Berlin et le Hezbollah : motifs et conséquences du divorce

Le parti chiite devra faire profil bas et suspendre ses activités, mais il n’y aura pas de retombées sur la vie des Libanais d’Allemagne, assure le palais Bustros.

Le ministre allemand de l’Intérieur, Horst Seehofer en mai 2018. AFP/Christof Stache

Survenue à un moment critique pour le Hezbollah et pour sa base populaire au Liban du fait de la crise économique et financière, la décision du gouvernement allemand du 30 avril dernier d’interdire les activités du parti chiite en Allemagne est venue resserrer un peu plus l’étau autour d’une formation déjà éreintée par les sanctions américaines la ciblant ainsi que son parrain, l’Iran. L’Allemagne, qui s’aligne jusqu’ici sur la position européenne opérant une distinction entre l’aile militaire du Hezb, considérée comme terroriste, et l’aile politique qui échappe à cette mise à l’index, n’irait pas, pour le moment, jusqu’à franchir le pas en rejoignant le club des États qui placent l’ensemble du parti chiite sur leur liste des organisations terroristes (États-Unis, Royaume-Uni, certains pays arabes...).
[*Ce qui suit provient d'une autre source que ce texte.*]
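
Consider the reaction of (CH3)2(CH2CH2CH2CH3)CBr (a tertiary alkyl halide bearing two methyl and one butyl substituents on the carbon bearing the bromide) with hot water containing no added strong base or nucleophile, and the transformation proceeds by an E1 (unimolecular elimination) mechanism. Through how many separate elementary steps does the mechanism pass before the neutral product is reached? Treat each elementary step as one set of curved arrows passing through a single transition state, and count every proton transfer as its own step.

2

Step 1: Rate-determining heterolysis of the C–Br bond gives Br⁻ and a tertiary carbocation.
(No 1,2-shift: no single shift to an adjacent carbon would give a more stable cation.)
Step 2: A water molecule (solvent) deprotonates a β-carbon; as the C–H bond breaks, those electrons form the new alkene π bond.
Total: 2 elementary steps.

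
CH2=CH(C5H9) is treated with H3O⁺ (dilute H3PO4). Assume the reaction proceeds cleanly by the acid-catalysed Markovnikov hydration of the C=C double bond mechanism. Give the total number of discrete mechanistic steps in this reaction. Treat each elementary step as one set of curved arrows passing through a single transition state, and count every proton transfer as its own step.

4

Step 1: The π electrons of the C=C bond attack a proton of H3O⁺; Markovnikov addition places the new C–H on the less-substituted alkene carbon, so the positive charge ends up on the more-substituted carbon — a secondary carbocation. H2O is released.
Step 2: A 1,2-hydride shift from the adjacent cyclopentyl carbon moves the positive charge from the secondary centre to an adjacent carbon, generating a more stable tertiary carbocation.
Step 3: Water acts as the nucleophile: an oxygen lone pair bonds to the cationic carbon, giving an oxonium-ion intermediate.
Step 4: Proton transfer from the O–H of the oxonium ion to H2O completes the catalytic cycle and yields the alcohol.
Total: 4 elementary steps.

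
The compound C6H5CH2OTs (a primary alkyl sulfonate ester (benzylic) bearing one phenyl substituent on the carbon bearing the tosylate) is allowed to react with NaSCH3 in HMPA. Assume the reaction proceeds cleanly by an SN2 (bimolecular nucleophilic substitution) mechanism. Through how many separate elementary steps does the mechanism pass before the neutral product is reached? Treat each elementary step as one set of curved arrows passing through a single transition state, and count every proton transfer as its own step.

1

Step 1: The methanethiolate nucleophile donates a lone pair from S to the α-carbon in a backside attack; simultaneously the C–O σ-bond breaks and both of its electrons leave with TsO⁻. One concerted step with inversion of configuration.
Total: 1 elementary step.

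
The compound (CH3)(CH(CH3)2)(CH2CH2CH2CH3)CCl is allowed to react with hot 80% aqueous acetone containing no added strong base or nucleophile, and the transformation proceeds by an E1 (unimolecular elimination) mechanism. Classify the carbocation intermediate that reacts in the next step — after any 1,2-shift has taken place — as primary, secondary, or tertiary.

tertiary

Step 1: Rate-determining heterolysis of the C–Cl bond gives Cl⁻ and a tertiary carbocation.
No single 1,2-shift to an adjacent carbon would give a more-substituted cation, so no rearrangement occurs.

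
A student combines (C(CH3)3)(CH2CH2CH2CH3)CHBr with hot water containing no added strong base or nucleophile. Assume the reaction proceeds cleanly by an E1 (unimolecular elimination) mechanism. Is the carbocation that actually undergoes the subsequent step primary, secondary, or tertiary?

tertiary

Step 1: Ionisation: the C–Br σ-bond cleaves heterolytically; both bonding electrons depart with Br⁻, leaving a secondary carbocation at the α-carbon.
Step 2: A 1,2-methyl shift from the adjacent tert-butyl carbon moves the positive charge from the secondary centre to an adjacent carbon, generating a more stable tertiary carbocation.
The cation rearranges from secondary to tertiary via a 1,2-methyl shift from the adjacent tert-butyl carbon; the tertiary cation is what reacts next.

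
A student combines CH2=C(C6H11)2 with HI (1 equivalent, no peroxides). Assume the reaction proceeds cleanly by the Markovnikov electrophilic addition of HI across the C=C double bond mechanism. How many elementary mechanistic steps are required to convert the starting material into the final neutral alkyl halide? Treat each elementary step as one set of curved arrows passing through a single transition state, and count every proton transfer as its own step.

Step 1: Electrophilic addition begins with the π(C=C) electrons forming a bond to the proton of HI. Following Markovnikov's rule, the resulting cation is tertiary. The H–I bond breaks heterolytically, releasing I⁻.
(No 1,2-shift: no single shift to an adjacent carbon would give a more stable cation.)
Step 2: The I⁻ anion donates a lone pair to the carbocation, forming the new C–I σ-bond and giving the neutral alkyl halide.
Total: 2 elementary steps.

2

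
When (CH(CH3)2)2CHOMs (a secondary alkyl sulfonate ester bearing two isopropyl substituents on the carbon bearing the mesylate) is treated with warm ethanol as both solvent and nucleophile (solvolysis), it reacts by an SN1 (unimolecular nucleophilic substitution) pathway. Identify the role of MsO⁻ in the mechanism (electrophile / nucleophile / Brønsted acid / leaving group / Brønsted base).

Step 1: Rate-determining heterolysis of the C–O bond gives MsO⁻ and a secondary carbocation.
MsO⁻ departs with both electrons of the breaking σ-bond — that is the definition of a leaving group.

leaving group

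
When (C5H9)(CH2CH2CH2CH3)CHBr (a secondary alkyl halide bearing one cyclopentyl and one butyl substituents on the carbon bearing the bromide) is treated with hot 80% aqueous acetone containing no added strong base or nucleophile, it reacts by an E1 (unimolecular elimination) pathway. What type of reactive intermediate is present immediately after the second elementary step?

Step 1: Ionisation: the C–Br σ-bond cleaves heterolytically; both bonding electrons depart with Br⁻, leaving a secondary carbocation at the α-carbon.
Step 2: A 1,2-hydride shift from the adjacent cyclopentyl carbon moves the positive charge from the secondary centre to an adjacent carbon, generating a more stable tertiary carbocation.
After step 2 the species present is a tertiary carbocation.

tertiary carbocation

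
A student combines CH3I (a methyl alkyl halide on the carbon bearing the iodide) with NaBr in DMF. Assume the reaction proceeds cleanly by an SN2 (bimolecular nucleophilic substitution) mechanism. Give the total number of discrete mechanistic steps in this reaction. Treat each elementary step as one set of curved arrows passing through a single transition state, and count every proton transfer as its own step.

Step 1: The bromide nucleophile donates a lone pair from Br to the α-carbon in a backside attack; simultaneously the C–I σ-bond breaks and both of its electrons leave with I⁻. One concerted step with inversion of configuration.
Total: 1 elementary step.

1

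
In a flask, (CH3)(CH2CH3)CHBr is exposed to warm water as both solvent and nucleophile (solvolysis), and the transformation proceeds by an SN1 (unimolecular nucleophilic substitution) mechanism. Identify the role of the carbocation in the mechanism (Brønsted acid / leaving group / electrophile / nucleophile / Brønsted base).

Step 2: A lone pair on the oxygen of H2O attacks the carbocation, forming a new C–O σ-bond and an oxonium ion.
The carbocation accepts an electron pair into an empty or π* orbital — it is the electrophile.

electrophile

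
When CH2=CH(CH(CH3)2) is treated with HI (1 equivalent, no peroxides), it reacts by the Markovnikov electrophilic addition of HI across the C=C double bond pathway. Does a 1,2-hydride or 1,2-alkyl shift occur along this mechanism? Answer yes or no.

yes

The first-formed carbocation is secondary.
The adjacent isopropyl carbon already bears 2 other carbon substituents and has a hydrogen to migrate; after a 1,2-hydride shift from that carbon the positive charge sits on a tertiary centre.
Tertiary is more stable than secondary, so the shift occurs.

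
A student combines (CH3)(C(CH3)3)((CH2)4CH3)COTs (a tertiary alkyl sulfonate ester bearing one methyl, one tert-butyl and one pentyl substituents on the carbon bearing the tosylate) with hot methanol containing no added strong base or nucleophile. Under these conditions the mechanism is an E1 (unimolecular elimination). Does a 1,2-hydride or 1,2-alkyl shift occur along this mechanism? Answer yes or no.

The first-formed carbocation is tertiary.
No single 1,2-shift to an adjacent carbon would produce a more-substituted cation than the one already present, so no rearrangement occurs.

no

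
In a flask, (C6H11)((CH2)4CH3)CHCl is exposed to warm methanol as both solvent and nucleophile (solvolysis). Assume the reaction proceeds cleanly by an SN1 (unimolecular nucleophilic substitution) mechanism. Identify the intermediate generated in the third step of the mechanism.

oxonium ion

Step 1: Unassisted departure of Cl⁻ (taking the C–Cl bonding pair) generates a secondary carbocation.
Step 2: A 1,2-hydride shift from the adjacent cyclohexyl carbon moves the positive charge from the secondary centre to an adjacent carbon, generating a more stable tertiary carbocation.
Step 3: CH3OH donates an oxygen lone pair into the empty p orbital of the cation, giving a protonated ether (an oxonium ion).
After step 3 the species present is an oxonium ion.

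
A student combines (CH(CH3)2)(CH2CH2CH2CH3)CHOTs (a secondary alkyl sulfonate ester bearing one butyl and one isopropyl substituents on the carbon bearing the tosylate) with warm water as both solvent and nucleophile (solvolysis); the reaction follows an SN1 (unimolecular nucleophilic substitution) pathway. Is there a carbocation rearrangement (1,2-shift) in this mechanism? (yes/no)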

La décision de Berlin s’inscrit dans le prolongement de l’adoption par le Bundestag d’une résolution interdisant toutes les activités du Hezbollah en Allemagne, mais préconisant aussi la nécessité d’abolir la distinction entre les ailes politique et militaire. Elle paraît plus motivée par des considérations internes que par l’effet de pressions extérieures, comme veut le faire croire la formation pro-iranienne.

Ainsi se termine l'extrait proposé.